Nvidia GeForce GTX 1650
Release Date: 2019/04
Specifications
Clock Speeds
Base 1485 MHz
Boost 1485 MHz
Memory 2001 MHz
Memory
Size 4 GB
Type GDDR5
Bandwidth 128.1 GB/s
Power
Usage 75 W
Price History
Price history excludes Amazon sources
GPU Description
The Nvidia GeForce GTX 1650 is a discontinued, entry-level graphics card based on the older Turing architecture. Originally released in 2019, it primarily served as a low-power, compact solution for basic desktop systems, particularly OEM pre-builds lacking supplemental PCIe power cables. Nvidia officially ceased production of the 16-series lineup in early 2024, relegating the GTX 1650 entirely to legacy status. In the 2026 landscape, it functions strictly as a retrofit component for aging office PCs or a basic display adapter for lightweight, older software.

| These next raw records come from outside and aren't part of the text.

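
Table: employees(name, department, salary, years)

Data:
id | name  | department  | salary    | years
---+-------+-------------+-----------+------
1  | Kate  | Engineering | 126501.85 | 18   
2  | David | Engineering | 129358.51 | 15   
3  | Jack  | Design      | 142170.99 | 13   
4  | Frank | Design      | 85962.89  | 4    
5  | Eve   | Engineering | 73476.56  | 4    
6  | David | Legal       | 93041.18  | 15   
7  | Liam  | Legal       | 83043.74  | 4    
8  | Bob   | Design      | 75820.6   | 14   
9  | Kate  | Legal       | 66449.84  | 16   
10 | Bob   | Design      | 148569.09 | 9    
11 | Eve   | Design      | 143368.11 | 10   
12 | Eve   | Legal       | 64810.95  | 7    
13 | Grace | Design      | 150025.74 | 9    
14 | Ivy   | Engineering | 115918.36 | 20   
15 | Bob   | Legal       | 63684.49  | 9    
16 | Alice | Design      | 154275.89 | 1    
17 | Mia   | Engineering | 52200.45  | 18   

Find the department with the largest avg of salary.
SELECT department, AVG(salary) as val
FROM employees
GROUP BY department
ORDER BY val DESC
LIMIT 1

Result: Design with avg(salary) = 128599.04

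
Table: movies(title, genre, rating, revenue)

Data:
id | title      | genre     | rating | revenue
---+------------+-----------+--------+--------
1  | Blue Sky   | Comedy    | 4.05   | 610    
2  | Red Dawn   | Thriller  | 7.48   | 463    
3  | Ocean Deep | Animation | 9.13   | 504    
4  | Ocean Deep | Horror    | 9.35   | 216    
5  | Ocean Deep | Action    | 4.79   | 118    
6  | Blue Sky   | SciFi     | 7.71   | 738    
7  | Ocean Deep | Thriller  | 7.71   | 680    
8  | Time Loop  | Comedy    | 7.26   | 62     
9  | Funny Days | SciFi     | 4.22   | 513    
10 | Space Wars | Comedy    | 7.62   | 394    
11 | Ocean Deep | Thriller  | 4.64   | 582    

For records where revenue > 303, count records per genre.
SELECT genre, COUNT(*)
FROM movies
WHERE revenue > 303
GROUP BY genre

Note: WHERE filters rows before grouping.

Result:
  Animation: 1
  Comedy: 2
  SciFi: 2
  Thriller: 3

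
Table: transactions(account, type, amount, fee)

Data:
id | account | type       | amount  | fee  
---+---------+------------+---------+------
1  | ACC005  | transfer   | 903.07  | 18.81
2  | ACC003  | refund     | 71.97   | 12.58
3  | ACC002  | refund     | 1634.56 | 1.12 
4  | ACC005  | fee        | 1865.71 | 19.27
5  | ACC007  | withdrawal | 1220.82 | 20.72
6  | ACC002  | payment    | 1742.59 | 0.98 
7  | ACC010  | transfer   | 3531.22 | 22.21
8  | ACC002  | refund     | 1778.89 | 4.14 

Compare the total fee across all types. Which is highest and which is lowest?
SELECT type, SUM(fee)
FROM transactions
GROUP BY type
ORDER BY SUM(fee)

All groups:
  payment: 0.98
  refund: 17.84
  fee: 19.27
  withdrawal: 20.72
  transfer: 41.02

Highest: transfer (41.02)
Lowest: payment (0.98)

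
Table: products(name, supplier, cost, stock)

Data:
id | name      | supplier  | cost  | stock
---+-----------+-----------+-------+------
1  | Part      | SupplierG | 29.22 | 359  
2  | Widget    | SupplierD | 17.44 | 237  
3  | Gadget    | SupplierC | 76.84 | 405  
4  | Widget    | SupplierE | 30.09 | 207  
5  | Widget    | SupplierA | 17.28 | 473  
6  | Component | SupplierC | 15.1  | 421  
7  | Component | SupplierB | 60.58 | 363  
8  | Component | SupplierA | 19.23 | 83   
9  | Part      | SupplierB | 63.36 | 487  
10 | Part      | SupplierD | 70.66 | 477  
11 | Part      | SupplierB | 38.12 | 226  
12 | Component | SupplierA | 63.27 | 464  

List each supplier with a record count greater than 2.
SELECT supplier, COUNT(*) as cnt
FROM products
GROUP BY supplier
HAVING COUNT(*) > 2

Result:
  SupplierA: 3
  SupplierB: 3

Note: HAVING filters groups after aggregation, WHERE filters rows before.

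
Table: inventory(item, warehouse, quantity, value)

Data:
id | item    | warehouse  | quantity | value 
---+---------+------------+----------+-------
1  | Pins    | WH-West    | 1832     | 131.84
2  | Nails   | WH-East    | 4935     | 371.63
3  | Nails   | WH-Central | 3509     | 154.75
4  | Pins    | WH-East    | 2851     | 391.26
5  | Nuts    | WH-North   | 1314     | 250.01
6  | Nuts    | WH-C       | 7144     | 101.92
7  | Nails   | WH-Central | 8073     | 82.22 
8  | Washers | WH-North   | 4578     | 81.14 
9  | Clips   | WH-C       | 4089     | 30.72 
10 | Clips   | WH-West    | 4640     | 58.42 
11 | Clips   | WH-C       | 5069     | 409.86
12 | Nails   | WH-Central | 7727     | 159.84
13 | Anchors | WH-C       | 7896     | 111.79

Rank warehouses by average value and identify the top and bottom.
SELECT warehouse, AVG(value)
FROM inventory
GROUP BY warehouse
ORDER BY AVG(value)

All groups:
  WH-West: 95.13
  WH-Central: 132.27
  WH-C: 163.57
  WH-North: 165.58
  WH-East: 381.45

Highest: WH-East (381.45)
Lowest: WH-West (95.13)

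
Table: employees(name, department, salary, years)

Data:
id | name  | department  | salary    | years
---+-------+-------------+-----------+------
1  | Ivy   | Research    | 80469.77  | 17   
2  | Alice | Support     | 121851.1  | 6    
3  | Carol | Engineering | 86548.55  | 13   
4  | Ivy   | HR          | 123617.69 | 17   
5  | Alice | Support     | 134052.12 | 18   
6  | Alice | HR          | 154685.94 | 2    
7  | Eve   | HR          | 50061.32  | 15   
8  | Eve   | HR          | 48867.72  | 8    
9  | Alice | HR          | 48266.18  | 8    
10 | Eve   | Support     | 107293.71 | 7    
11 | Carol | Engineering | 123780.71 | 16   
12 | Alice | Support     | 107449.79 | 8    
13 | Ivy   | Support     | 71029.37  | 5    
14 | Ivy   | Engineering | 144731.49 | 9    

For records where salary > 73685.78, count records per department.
SELECT department, COUNT(*)
FROM employees
WHERE salary > 73685.78
GROUP BY department

Note: WHERE filters rows before grouping.

Result:
  Engineering: 3
  HR: 2
  Research: 1
  Support: 4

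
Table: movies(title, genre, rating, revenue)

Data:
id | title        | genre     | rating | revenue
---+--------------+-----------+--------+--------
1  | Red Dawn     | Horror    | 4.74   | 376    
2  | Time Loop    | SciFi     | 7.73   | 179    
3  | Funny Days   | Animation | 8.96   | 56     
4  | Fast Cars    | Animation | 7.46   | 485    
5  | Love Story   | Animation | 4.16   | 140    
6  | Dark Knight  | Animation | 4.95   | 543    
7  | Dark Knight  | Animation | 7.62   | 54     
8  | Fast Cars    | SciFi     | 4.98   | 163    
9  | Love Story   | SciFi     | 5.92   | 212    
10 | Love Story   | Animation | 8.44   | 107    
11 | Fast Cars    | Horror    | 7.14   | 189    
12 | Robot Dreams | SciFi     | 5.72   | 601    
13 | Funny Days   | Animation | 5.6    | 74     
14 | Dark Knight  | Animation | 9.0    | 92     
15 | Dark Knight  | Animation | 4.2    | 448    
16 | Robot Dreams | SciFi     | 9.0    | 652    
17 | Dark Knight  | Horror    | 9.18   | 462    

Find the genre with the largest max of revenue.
SELECT genre, MAX(revenue) as val
FROM movies
GROUP BY genre
ORDER BY val DESC
LIMIT 1

Result: SciFi with max(revenue) = 652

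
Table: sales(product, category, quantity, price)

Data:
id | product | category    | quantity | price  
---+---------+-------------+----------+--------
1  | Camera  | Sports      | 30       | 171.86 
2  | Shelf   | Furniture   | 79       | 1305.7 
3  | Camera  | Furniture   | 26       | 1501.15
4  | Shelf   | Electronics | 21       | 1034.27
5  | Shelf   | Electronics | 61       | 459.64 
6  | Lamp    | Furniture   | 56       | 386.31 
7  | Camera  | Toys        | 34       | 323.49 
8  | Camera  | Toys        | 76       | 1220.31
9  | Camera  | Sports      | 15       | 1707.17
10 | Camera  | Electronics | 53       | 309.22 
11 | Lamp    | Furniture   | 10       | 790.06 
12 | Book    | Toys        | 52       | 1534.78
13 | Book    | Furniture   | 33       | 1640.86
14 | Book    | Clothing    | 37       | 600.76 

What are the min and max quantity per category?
SELECT category, MIN(quantity), MAX(quantity)
FROM sales
GROUP BY category

Result:
  Clothing: min=37, max=37
  Electronics: min=21, max=61
  Furniture: min=10, max=79
  Sports: min=15, max=30
  Toys: min=34, max=76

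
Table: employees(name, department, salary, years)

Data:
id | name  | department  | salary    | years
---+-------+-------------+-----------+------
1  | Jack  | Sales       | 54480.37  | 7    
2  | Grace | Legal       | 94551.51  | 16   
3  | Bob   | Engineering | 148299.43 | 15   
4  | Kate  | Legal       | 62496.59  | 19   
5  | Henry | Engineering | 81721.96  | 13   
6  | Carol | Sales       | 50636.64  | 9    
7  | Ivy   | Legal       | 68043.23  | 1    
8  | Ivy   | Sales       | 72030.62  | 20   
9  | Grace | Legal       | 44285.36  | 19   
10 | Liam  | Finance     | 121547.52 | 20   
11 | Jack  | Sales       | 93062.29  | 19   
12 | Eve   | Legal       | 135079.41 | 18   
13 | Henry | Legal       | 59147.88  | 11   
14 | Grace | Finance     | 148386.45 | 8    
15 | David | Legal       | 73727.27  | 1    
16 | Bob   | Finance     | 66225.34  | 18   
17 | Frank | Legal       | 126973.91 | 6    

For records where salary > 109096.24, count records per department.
SELECT department, COUNT(*)
FROM employees
WHERE salary > 109096.24
GROUP BY department

Note: WHERE filters rows before grouping.

Result:
  Engineering: 1
  Finance: 2
  Legal: 2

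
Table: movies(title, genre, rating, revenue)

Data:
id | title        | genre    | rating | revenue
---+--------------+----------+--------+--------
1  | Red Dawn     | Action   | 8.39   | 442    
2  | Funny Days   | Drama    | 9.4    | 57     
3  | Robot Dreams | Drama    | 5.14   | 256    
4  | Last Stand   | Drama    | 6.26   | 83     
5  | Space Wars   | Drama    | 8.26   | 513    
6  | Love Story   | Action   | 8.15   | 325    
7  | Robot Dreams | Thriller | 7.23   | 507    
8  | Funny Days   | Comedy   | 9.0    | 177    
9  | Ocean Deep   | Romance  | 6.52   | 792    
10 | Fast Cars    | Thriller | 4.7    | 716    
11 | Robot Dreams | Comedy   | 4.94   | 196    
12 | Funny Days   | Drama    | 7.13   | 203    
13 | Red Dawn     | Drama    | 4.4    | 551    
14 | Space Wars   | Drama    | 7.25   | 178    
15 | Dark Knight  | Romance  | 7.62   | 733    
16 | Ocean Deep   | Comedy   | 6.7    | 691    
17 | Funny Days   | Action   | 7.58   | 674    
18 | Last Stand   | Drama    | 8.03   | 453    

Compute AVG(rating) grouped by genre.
SELECT genre, AVG(rating) as result
FROM movies
GROUP BY genre

Result:
  Action: 8.04
  Comedy: 6.88
  Drama: 6.98
  Romance: 7.07
  Thriller: 5.97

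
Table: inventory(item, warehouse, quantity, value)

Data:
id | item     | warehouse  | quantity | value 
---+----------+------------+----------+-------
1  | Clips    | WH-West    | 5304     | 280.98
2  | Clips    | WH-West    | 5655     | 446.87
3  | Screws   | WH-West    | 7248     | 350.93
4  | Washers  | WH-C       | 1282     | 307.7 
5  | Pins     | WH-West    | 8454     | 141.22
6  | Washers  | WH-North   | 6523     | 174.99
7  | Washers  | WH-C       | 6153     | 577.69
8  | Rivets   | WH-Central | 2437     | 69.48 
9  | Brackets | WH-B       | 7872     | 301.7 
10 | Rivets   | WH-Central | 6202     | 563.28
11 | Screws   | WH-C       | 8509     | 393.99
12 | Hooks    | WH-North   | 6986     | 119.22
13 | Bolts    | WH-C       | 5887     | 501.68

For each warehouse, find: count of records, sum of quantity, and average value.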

By modern standards, the GTX 1650 faces severe performance limitations. Its 4GB VRAM buffer is a hard bottleneck for current game engines, routinely causing texture pop-in, heavy stuttering, and application crashes if visual settings are pushed beyond their minimums. Furthermore, the older GTX branding indicates a lack of the hardware required for DLSS upscaling or hardware-accelerated ray tracing. While the card can still maintain playable framerates in older esports titles at 1080p, running current-generation AAA games requires dropping internal rendering resolutions to 720p and utilizing the absolute lowest visual presets. Buyers requiring functional performance in modern 3D workloads must look toward current-generation architectures.
Pros and Cons
Pros:
- Operates within a strict 75W power footprint, with many models drawing all necessary power directly from the motherboard PCIe slot.
- Widely available in single-slot and low-profile physical designs, ensuring compatibility with small form factor (SFF) and restrictive OEM cases.
- Maintains reliable rasterization performance for older esports games and 2D indie titles.
Cons:
- Officially discontinued and relies on an aging feature set that entirely lacks DLSS upscaling, hardware ray tracing, and AV1 video encoding.
- The 4GB memory capacity is deeply inadequate for modern gaming, directly resulting in severe performance drops in newer engines.
- Cannot sustain playable frame rates in current-generation AAA releases without extreme compromises to internal rendering resolution and visual fidelity.
Alternatives
- comparable gpu: Nvidia GeForce RTX 3050 6GB — Fits the exact same technical requirement (a 75W, slot-powered design requiring no external power cables) for upgrading older office PCs, while providing a larger memory pool and access to basic DLSS upscaling.
- budget pick: Arc B580 — A current-generation entry-level card that provides a vastly larger VRAM buffer, modern XeSS upscaling support, and a capable architecture for modern 1080p workloads.
- upgrade pick: GeForce RTX 5060 — Represents the modern baseline for mainstream gaming, delivering current-generation DLSS 4 frame generation, vastly superior memory bandwidth, and a massive leap in raw computational power.